Changing OG of a recipe in BIABacus

Post #1 made 4 years ago
Hello! I feel bad that I scarcely post here and don't check up on posts promptly enough but the truth is I don't get to brew that often either. I began my brewing journey around the same time as I started my fatherhood journey so that's just how it goes I suppose... I had a question regarding adjusting OG in BIABacus. I'm brewing Zainasheff's Chocolate Hazelnut Porter but I want to bump up the gravity because I tried a CHIP that was so good I must try to recreate it. Anyway when I enter in the "For this batch, I'd like to try an OG of" it adjusts every grain in the bill including those marked for "Steep only." My understanding has been that if you want to increase gravity without changing flavor and color characteristics from the kilned grains then you increase ONLY the base grains. When using a recipe one would not want to change the specialty grains unless changing the volume of beer they were wishing to produce. I'm sure there are debates about this but I believe I read it in BCS which seems to be a sort of bible around here. I do wish to use this method for now and am wondering if BIABacus has a way to do this or if I'm just going to have enter in my desired gravity calculate new percentages based on the adjusted base grain measurements and make a new BIABacus file with an altered grain bill. (I'd considered just adding additional grain rather than go through the trouble of documenting but thought it would make it difficult to track my numbers and I don't wish to diminish the usefulness of BIABacus.

As always I appreciate your collective wisdom.
    • SVA Brewer With Over 5 Brews From United States of America

Re: Changing OG of a recipe in BIABacus

Post #2 made 4 years ago
I am not an expert on the intricacies behind the way the BIABacus adjusts the grain bill. My guess is that the base malt to adjunct balance is paired to result in a similar (subjective) flavor of the finished beer. When one brews a SMASH (Single Malt And Single Hop) beer there would be only one grain to change to increase the FG. If there are two or more base grains they are likely to make different contributions to fermentable sugars as you have pointed out. If one base grain was increased and the other stayed constant, both the final ABV and flavor would be new. As part of the total grist, altering one grain alone can affect the product. The change could also come from changing the ratios among grains. If the ratio between the base malt and the sum of the adjuncts changes, I think the beer would taste different in the final product. How different? It depends on all the grains involved.

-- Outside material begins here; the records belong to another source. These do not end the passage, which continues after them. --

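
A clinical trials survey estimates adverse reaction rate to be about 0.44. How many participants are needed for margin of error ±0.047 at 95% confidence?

n = z²p(1-p)/E² = 1.96²×0.44×0.56/0.047² = 428.5 → n = 429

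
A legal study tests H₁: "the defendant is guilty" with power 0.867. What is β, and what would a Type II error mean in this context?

β = 1 - power = 1 - 0.867 = 0.133. A Type II error is failing to reject H₀ when H₀ is false (false negative) — here, failing to conclude that the defendant is guilty when in fact it is true. Consequence: acquitting a guilty person.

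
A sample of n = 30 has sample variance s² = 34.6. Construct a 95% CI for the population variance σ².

df = 29. χ²_{0.025} = 45.722, χ²_{0.975} = 16.047. CI for σ² = ((n-1)s²/χ²_{α/2}, (n-1)s²/χ²_{1-α/2}) = (29·34.6/45.722, 29·34.6/16.047) = (21.95, 62.53)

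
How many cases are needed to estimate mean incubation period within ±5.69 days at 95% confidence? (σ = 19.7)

n = (z*σ/E)² = (1.96×19.7/5.69)² = 46.05 → n = 47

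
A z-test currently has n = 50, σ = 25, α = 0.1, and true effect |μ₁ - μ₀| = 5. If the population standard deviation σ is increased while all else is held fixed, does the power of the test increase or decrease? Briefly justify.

Power decreases: a larger σ inflates the standard error σ/√n, pulling the sampling distribution under H₁ back toward the critical value.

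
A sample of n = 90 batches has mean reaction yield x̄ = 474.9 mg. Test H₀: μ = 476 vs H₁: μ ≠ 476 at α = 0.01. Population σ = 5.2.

z = (x̄ - μ₀)/(σ/√n) = (474.9 - 476)/(5.2/√90) = -2.007. Critical value: ±2.576. Since |-2.007| ≤ 2.576, Fail to reject H₀.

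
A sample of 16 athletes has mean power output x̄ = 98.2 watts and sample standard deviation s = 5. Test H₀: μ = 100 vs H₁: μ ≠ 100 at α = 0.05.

t = (x̄ - μ₀)/(s/√n) = (98.2 - 100)/(5/√16) = -1.44. df = 15, critical t = ±2.131. Fail to reject H₀.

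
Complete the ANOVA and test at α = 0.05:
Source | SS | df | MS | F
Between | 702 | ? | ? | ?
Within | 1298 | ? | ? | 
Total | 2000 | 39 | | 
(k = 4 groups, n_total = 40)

df_between = 3, df_within = 36. MS_between = 234.0, MS_within = 36.06. F = 6.49, F_crit ≈ 2.866. Reject H₀.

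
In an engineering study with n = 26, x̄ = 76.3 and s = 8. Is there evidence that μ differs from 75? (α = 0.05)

t = (x̄ - μ₀)/(s/√n) = (76.3 - 75)/(8/√26) = 0.829. df = 25, critical t = ±2.06. Fail to reject H₀.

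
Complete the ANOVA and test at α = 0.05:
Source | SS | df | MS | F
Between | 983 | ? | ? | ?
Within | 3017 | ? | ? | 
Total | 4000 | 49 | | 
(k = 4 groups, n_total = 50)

df_between = 3, df_within = 46. MS_between = 327.67, MS_within = 65.59. F = 4.996, F_crit ≈ 2.807. Reject H₀.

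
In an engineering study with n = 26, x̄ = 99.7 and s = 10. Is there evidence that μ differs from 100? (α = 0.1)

t = (x̄ - μ₀)/(s/√n) = (99.7 - 100)/(10/√26) = -0.153. df = 25, critical t = ±1.708. Fail to reject H₀.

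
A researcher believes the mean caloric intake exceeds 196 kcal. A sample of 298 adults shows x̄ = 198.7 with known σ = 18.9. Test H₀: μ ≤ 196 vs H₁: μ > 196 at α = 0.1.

z = 2.466. Critical value: 1.28. Reject H₀.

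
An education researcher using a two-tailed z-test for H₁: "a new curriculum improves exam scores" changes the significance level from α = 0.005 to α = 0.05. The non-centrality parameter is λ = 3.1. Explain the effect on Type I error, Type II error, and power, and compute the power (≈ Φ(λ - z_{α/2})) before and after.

Increasing α from 0.005 to 0.05:
• Type I error rate increases (α is the Type I rate by definition).
• Critical value moves from z_{α/2} = 2.807 to 1.96, so power = Φ(λ - z_{α/2}) goes from Φ(3.1 - 2.807) = 0.615 to Φ(3.1 - 1.96) = 0.873.
• Type II error rate β = 1 - power therefore decreases (0.385 → 0.127).
Appropriate when false negatives are costly — here, keeping the old curriculum when the new one would have helped students.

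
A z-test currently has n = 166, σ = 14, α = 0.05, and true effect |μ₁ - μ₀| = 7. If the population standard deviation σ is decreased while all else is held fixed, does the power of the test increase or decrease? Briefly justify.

Power increases: a smaller σ shrinks the standard error σ/√n, moving the sampling distribution under H₁ further from the critical value.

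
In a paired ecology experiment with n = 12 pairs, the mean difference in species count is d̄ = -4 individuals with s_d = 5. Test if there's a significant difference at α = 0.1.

t = d̄/(s_d/√n) = -4/(5/√12) = -2.771. df = 11, critical t = ±1.796. Reject H₀.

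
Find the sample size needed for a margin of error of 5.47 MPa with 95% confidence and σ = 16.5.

n = (z*σ/E)² = (1.96×16.5/5.47)² = 35.0 → n = 35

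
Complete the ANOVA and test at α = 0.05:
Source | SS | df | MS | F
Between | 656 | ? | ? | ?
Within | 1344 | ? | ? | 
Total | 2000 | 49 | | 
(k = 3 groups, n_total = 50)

df_between = 2, df_within = 47. MS_between = 328.0, MS_within = 28.6. F = 11.47, F_crit ≈ 3.195. Reject H₀.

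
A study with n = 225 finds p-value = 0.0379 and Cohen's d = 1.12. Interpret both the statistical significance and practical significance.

Statistically significant (p = 0.0379 < 0.05). Cohen's d = 1.12 indicates a large effect size. Both statistical and practical significance should be considered.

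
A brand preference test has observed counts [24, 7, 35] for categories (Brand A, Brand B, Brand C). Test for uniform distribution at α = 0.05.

Expected = 22 each. χ² = Σ(O-E)²/E = 18.091. df = 2, critical value = 5.991. Reject H₀.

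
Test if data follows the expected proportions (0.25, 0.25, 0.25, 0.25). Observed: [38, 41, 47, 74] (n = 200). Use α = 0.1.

Expected: [50.0, 50.0, 50.0, 50.0]. χ² = 16.2. df = 3, critical = 6.251. Reject H₀.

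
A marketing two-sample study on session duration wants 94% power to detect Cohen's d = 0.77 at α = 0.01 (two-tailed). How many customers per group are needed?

z_{α/2} = 2.576, z_β = Φ⁻¹(0.94) = 1.555. For medium effect (d = 0.77): n per group = 2(z_{α/2} + z_β)²/d² = 2(2.576 + 1.555)²/0.77² = 57.6 → 58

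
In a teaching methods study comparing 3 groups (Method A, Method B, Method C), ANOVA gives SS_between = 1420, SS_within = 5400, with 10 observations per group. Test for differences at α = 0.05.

df_between = 2, df_within = 27. F = MS_between/MS_within = 710.0/200.0 = 3.55. F_crit ≈ 3.354. Reject H₀. At least one mean differs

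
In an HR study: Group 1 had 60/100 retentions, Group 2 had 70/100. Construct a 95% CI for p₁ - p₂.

p̂₁ = 0.6, p̂₂ = 0.7. Difference = -0.1. CI = (-0.231, 0.031)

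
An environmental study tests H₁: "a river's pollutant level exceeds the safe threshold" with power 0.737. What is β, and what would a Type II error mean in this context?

β = 1 - power = 1 - 0.737 = 0.263. A Type II error is failing to reject H₀ when H₀ is false (false negative) — here, failing to conclude that a river's pollutant level exceeds the safe threshold when in fact it is true. Consequence: allowing unsafe pollution to continue.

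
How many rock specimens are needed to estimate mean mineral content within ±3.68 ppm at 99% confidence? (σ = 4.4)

n = (z*σ/E)² = (2.576×4.4/3.68)² = 9.5 → n = 10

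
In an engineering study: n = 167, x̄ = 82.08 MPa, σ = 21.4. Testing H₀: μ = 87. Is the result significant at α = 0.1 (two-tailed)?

z = (82.08 - 87)/(21.4/√167) = -2.971. Since |z| > 1.645, significant at α = 0.1.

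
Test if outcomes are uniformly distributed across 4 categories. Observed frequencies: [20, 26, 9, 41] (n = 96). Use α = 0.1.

Expected = 24 each. χ² = Σ(O-E)²/E = 22.25. df = 3, critical value = 6.251. Reject H₀.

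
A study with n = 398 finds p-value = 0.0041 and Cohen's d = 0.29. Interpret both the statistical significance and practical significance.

Statistically significant (p = 0.0041 < 0.05). Cohen's d = 0.29 indicates a small effect size. Both statistical and practical significance should be considered.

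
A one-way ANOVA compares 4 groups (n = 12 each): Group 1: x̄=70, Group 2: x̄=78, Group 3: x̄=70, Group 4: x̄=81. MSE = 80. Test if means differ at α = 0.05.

Grand mean = 74.75. SS_between = 1137.0, MS_between = 379.0. F = 4.737, F_crit ≈ 2.816. Reject H₀.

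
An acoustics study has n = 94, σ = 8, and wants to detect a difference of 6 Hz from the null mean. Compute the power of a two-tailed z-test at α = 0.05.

SE = σ/√n = 8/√94 = 0.825. Non-centrality λ = d/SE = 6/0.825 = 7.272. Power ≈ Φ(λ - z_{α/2}) = Φ(7.272 - 1.96) = Φ(5.312) = 1.0.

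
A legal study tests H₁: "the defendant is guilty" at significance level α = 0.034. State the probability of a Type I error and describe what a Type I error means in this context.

P(Type I error) = α = 0.034. A Type I error is rejecting H₀ when H₀ is actually true (false positive) — here, concluding that the defendant is guilty when in fact this is not the case. Consequence: convicting an innocent person.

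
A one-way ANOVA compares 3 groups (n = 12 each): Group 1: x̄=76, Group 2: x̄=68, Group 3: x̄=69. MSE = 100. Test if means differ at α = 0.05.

Grand mean = 71.0. SS_between = 456.0, MS_between = 228.0. F = 2.28, F_crit ≈ 3.285. Fail to reject H₀.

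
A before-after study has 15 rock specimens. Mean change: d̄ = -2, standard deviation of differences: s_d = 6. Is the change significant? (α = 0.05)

t = d̄/(s_d/√n) = -2/(6/√15) = -1.291. df = 14, critical t = ±2.145. Fail to reject H₀.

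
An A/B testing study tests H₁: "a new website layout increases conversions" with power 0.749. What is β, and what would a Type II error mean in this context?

β = 1 - power = 1 - 0.749 = 0.251. A Type II error is failing to reject H₀ when H₀ is false (false negative) — here, failing to conclude that a new website layout increases conversions when in fact it is true. Consequence: discarding a layout that would have improved conversions — lost revenue.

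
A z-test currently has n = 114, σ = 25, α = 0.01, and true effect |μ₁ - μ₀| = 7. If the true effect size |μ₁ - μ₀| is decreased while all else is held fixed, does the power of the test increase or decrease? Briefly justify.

Power decreases: a smaller true effect decreases the non-centrality λ = |μ₁ - μ₀|/(σ/√n).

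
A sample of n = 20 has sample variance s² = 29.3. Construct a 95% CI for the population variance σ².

df = 19. χ²_{0.025} = 32.852, χ²_{0.975} = 8.907. CI for σ² = ((n-1)s²/χ²_{α/2}, (n-1)s²/χ²_{1-α/2}) = (19·29.3/32.852, 19·29.3/8.907) = (16.95, 62.5)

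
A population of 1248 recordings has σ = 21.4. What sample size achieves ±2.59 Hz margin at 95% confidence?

Without FPC: n₀ = (1.96×21.4/2.59)² = 262.265. With FPC: n = n₀N/(n₀+N-1) = 216.9 → n = 217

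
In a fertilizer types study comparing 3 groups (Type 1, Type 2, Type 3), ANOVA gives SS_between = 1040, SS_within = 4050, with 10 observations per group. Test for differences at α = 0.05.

df_between = 2, df_within = 27. F = MS_between/MS_within = 520.0/150.0 = 3.467. F_crit ≈ 3.354. Reject H₀. At least one mean differs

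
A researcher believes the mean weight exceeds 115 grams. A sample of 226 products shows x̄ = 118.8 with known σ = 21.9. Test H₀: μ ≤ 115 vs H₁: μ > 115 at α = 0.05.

z = 2.609. Critical value: 1.645. Reject H₀.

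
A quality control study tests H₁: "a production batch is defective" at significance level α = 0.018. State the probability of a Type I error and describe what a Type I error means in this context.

P(Type I error) = α = 0.018. A Type I error is rejecting H₀ when H₀ is actually true (false positive) — here, concluding that a production batch is defective when in fact this is not the case. Consequence: scrapping a good batch — wasted material and cost for no reason.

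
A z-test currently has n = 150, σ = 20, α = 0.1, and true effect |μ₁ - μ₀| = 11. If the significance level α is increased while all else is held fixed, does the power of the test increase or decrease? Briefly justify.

Power increases: a larger α lowers the critical value, so more of the H₁ sampling distribution falls in the rejection region.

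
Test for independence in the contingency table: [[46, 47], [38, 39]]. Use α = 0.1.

χ² = 0.0. df = 1, critical = 2.706. Fail to reject H₀. No evidence of dependence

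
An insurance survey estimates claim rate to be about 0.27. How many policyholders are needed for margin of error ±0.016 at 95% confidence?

n = z²p(1-p)/E² = 1.96²×0.27×0.73/0.016² = 2957.7 → n = 2958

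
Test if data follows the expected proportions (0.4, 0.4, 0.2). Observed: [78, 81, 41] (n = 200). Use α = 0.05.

Expected: [80.0, 80.0, 40.0]. χ² = 0.088. df = 2, critical = 5.991. Fail to reject H₀.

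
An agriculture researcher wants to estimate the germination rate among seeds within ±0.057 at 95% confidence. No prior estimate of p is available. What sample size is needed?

Conservative approach: use p = 0.5 (maximizes p(1-p) = 0.25). n = z²(0.25)/E² = 1.96²×0.25/0.057² = 295.6 → n = 296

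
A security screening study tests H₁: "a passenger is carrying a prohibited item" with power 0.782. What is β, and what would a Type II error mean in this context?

β = 1 - power = 1 - 0.782 = 0.218. A Type II error is failing to reject H₀ when H₀ is false (false negative) — here, failing to conclude that a passenger is carrying a prohibited item when in fact it is true. Consequence: letting a prohibited item through — security breach.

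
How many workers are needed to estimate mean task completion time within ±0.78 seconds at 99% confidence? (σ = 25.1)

n = (z*σ/E)² = (2.576×25.1/0.78)² = 6871.5 → n = 6872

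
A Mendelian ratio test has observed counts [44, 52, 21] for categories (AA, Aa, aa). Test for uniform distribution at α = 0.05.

Expected = 39 each. χ² = Σ(O-E)²/E = 13.282. df = 2, critical value = 5.991. Reject H₀.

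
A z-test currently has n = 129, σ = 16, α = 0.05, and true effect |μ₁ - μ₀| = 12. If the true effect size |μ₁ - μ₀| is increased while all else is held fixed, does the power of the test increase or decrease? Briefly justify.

Power increases: a larger true effect increases the non-centrality λ = |μ₁ - μ₀|/(σ/√n).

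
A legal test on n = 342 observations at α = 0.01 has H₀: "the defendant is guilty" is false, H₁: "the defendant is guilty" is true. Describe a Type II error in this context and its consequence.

Type II error: failing to reject H₀ when it is false — concluding that the defendant is guilty is not supported when in fact it is. Consequence: acquitting a guilty person.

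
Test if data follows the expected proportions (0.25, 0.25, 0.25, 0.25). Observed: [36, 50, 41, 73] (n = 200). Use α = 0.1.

Expected: [50.0, 50.0, 50.0, 50.0]. χ² = 16.12. df = 3, critical = 6.251. Reject H₀.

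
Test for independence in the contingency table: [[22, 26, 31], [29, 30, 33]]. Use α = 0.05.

χ² = 0.323. df = 2, critical = 5.991. Fail to reject H₀. No evidence of dependence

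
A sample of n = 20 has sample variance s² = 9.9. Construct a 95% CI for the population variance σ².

df = 19. χ²_{0.025} = 32.852, χ²_{0.975} = 8.907. CI for σ² = ((n-1)s²/χ²_{α/2}, (n-1)s²/χ²_{1-α/2}) = (19·9.9/32.852, 19·9.9/8.907) = (5.73, 21.12)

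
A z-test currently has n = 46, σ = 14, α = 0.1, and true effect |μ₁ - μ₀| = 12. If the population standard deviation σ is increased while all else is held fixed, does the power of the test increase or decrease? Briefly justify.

Power decreases: a larger σ inflates the standard error σ/√n, pulling the sampling distribution under H₁ back toward the critical value.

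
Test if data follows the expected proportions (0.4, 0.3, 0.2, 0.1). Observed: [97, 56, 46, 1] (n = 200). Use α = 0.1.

Expected: [80.0, 60.0, 40.0, 20.0]. χ² = 22.829. df = 3, critical = 6.251. Reject H₀.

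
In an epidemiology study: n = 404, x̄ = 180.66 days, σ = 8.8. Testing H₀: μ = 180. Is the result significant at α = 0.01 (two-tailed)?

z = (180.66 - 180)/(8.8/√404) = 1.507. Since |z| ≤ 2.576, not significant at α = 0.01.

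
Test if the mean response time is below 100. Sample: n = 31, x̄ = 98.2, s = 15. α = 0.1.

t = (98.2 - 100)/(15/√31) = -0.668, df = 30. Critical t = -1.31. Fail to reject H₀.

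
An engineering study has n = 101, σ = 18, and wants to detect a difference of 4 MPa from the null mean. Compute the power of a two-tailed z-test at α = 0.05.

SE = σ/√n = 18/√101 = 1.791. Non-centrality λ = d/SE = 4/1.791 = 2.233. Power ≈ Φ(λ - z_{α/2}) = Φ(2.233 - 1.96) = Φ(0.273) = 0.608.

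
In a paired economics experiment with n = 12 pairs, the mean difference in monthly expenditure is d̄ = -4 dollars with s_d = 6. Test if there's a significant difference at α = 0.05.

t = d̄/(s_d/√n) = -4/(6/√12) = -2.309. df = 11, critical t = ±2.201. Reject H₀.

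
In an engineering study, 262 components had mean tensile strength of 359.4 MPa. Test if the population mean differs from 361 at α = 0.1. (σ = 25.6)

z = (x̄ - μ₀)/(σ/√n) = (359.4 - 361)/(25.6/√262) = -1.012. Critical value: ±1.645. Since |-1.012| ≤ 1.645, Fail to reject H₀.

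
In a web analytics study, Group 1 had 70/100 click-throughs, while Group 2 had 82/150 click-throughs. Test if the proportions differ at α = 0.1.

p̂₁ = 0.7, p̂₂ = 0.547, pooled p̂ = 0.608. z = 2.433. Critical: ±1.645. Reject H₀.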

I would probably follow the BIABacus, but another alternative would be to add a fermentable sugar to the wort from the same grist - no real flavor change, just higher ABV.
    • SVA Brewer With Over 100 Brews From United States of America

Re: Changing OG of a recipe in BIABacus

Post #3 made 4 years ago
Thanks for the response! It appears as though entering in a new OG just increases all grains maintaining the exact same percentages. I was hoping there might be some way to tell biabacus to ignore those grains that aren't part of the mash. It does just about everything else you could hope for so I can definitely forgive it if thats not part of its its functionality.
    • SVA Brewer With Over 5 Brews From United States of America

Re: Changing OG of a recipe in BIABacus

Post #4 made 4 years ago
Forget what you think you may have read elsewhere on this one pirate. Your wisest course is to increase all the grains including the specialty malts for a number of reasons. For a start, this simply maintains the right flavour balance (base malts also have flavour), a bit like if you increased the amount of coffee in a cup of coffee, you might also add a little extra sugar to combat the extra bitterness even though the volume hasn't changed. Also when you increase the OG of the recipe, your hop bill increases. Once again, increasing all of the malts helps maintain the right balance between malt flavours and hops.